Thursday, May 30, 2019

The Scarlet Letter :: essays papers

The Scarlet LetterNathaniel Hawthorne uses several different themes in his novel, The Scarlet Letter one of the themes Hawthorne uses is ugliness. The Bible teaches that sinning is bad and hated by God. The Bible also teaches that the greater the sin is, the greater the punishment is deserved. The characters deal with the sin of adultery. Hester Prynne, the adulteress while still beingness in wedlock with Roger Chillingworth Reverend Arthur Dimmesdale, the adulterer while still being a Reverend and Roger Chillingworth, a man who lives only to seek revenge atomic number 18 the three characters that deal with this sin the most. Who commits the greater sin?Hester Prynne seems to be a person who can be trusted. Her husband, Roger Chillingworth Prynne, sent her to New England to make a floor for Rogers return. Hester did get a home together. She lets her passion for Reverend Arthur Dimmesdale, however, get in the way of what she really needed to be doing. Hester never lies a bout her sin with Dimmesdale, but she never fully comes out with the whole truth. The letter is too deeply branded. Ye cannot take it off. And would that I might endure his agony, as well as exploit (51) Hester does not want to put Dimmesdale in a worse situation than he already is in, so she never gives his name as her fellow-sinner.

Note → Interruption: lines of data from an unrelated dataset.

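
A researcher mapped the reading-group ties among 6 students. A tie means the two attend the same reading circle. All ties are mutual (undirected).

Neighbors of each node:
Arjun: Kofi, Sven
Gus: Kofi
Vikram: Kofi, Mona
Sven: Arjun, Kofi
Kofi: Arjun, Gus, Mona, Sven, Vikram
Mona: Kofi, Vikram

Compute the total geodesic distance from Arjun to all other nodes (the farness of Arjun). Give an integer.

Distances from Arjun: Gus:2, Kofi:1, Mona:2, Sven:1, Vikram:2.
Sum = 2 + 1 + 2 + 1 + 2 = 8.

8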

Instead, she carries the shame for the some(prenominal) of them.Reverend Arthur Dimmesdale, a man of the cloth, lets his passion for Hester get in the way of his relationship with God. Dimmesdale wants to tell the towns tribe that he is Hesters fellow-sinner. Hester does not want him to because she does not want him to be shunned by his people. Not confessing causes his guilt to eat away at him. He tries to confess his sin to God, but never does.He is kept tacit by the very constitution of his nature...Guilty is as he may be, retaining, nevertheless, a zeal for Gods glory and mans welfare, he shrinks from displaying himself black and filthy in the view of men...he goes about among his fellow-creatures looking pure as new-fallen snow while his heart is all speckled and spotted with iniquity of which he cannot rid himself. (101)Dimmesdale wants to reveal to his people his sin, but when he finally does, he dies shortly afterwards.